Over twee acrobaten: sterren in de showbiz van toen
Gerrit Fonk en Chris Kolder waren allebei Amsterdammer van geboorte. De jonge Fonk ging na de lagere
school werken bij de suikerwerkfabriek van Klene en Co. aan de Looiersgracht. Kolder werkte bij Lucas
Leemhorst; ook een dergelijke fabriek. Die zaak ging over de kop. En Kolder meldde zich bij Klene.
Fonk en Kolder hadden elkaar gevonden!
De belangstelling voor de acrobatiek was bij Fonk al snel gewekt. Want er werkte bij Klene ene Bartels,
die in zijn vrije tijd veel aan boksen en gewichtheffen deed en ook wel optrad als "sterke man".

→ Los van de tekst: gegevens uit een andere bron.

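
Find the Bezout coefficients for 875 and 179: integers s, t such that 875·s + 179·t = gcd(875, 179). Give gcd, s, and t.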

Dan brak hij bijvoorbeeld hoefijzers doormidden. Die Bartels nu had al gauw geschoten dat Gerrit en
Chris "iets hadden" dat hen voorbestemde voor het artiestenvak.

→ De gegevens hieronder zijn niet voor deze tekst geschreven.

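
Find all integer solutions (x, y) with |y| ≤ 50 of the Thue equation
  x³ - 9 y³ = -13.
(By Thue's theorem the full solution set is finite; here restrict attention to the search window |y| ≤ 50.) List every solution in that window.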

De jongelui konden goed met elkaar opschieten. Ze gingen trainen op een acrobatenzolder in de Jonkerstraat.
Daar hadden ze al spoedig de smaak te pakken: ze werden met recht geïnfecteerd door de sfeer van
varieté en circus.
Er kwamen steeds allerlei beroemde varieté-artiesten uit die tijd op die acrobatenzolder trainen.
De jongelui leerden van hen de kneepjes van het vak. Coaches of trainers bestonden er niet in de acrobatiek.
Je moest alles zelf leren van oudere collega's of wat ook zo slecht nog niet is, door schade en schande
wijs worden!
De artiesten in de dop gingen nooit uit. Ieder vrij uurtje zaten ze op die zolder. En ze waren kennelijk
goed. Want op een bepaald moment kon Klene vaarwel worden gezegd: de vrienden trokken met de Richardini's
naar het buitenland. Dat was toentertijd een heel beroemde troep parterre-acrobaten. De jongelui kwamen
overal. Ze leefden als vorsten. En hun bankrekening steeg ook aardig. Want de Richardini's konden eisen
stellen. Chris en Gerrit verdienden in die tijd wel tweehonderd gulden in de week!
Na een jaar of vier gingen ze bij de Richardini's weg. Samen met "onderman" Dick Kratz vormden
ze het Corbi Trio.
Het Corbi Trio: v.l.n.r. Gerrit Fonk, Chris Kolder en onderman Dick Kratz. Het trio
begon áán tafel, waarna de act op de tafel werd afgewerkt. Een foto van maart 1932.
Dat trio is van Europese faam geweest. De heren "stonden" in varieté-programma's in
het Scala theater in Anrwerpen, kwamen voorts naar Den Haag voor een optreden in een programma tegelijk
met Lou Bandy. Ze maakten een lange tournee door Duitsland. Ze traden onder meer op in de beroemde
Berlijnse Wintergarten, in het Kinopalast in Düsseldorf, in het grootse Alcazar in Hamburg. Er
volgden tournees naar Zwitserland, Engeland en Italië.
En overal hadden ze succes. Maar dat succes kwam niet zo maar. "Wánt"; aldus
de heer Fonk in een interview met Jac. Groot, de bekende Westfriese journalist, "het leven van
artiesten bestaat uit misschien een uurtje optreden per dag en voorts trainen, trainen, trainen. Niet
roken, geen borreltje. En altijd zo vroeg mogelijk naar bed". Toch zagen de heren veel van
de steden, waarin ze optraden. Er werd namelijk regelmatig tijd gereserveerd voor
"sight-seeing". "Kijk"; aldus de heer Fonk, "je weet dat
je je vanwege je werk niet veel kan permitteren, want anders heeft dat onmiddellijk een schadelijk
effect, maar je kunt op je reizen ook veel zien. En dat moet je dan ook doen. Want trainingzolders
zijn er overal ter wereld..."
In Italië maakten Chris en Gerrit kennis met: Italiaans ijs!!! Op een bepaald moment kwam voor
het Corbi Trio een tournee door Frankrijk. Het Trio werd namelijk geëngageerd door het impressariaat
Portelli en Erenthal, het machtigste dat er toen in Frankrijk bestond. Die lieden hadden in Frankrijk
de hele kleinkunst-affaire in het betere genre in handen. Het begon meteen goed, want het trio mocht
optreden in de Moulin Rouge in Parijs. Na enige weken werd het Cirque d'Hiver aangedaan, daarna de
Empire, waar men in één programma stond met Lucienne Boyer ("Parlez moi d'amour")
en Maurice Chevallier. "Prachtige mensen"; getuigde Gerrit Fonk in eerder genoemd interview,
"helemaal geen kouwe drukte, altijd bereid tot een praatje. Maar ja, ons Frans was nou niet bepaald
"je dat" dus dat gaf nog al eens aanleiding tot verwarring...".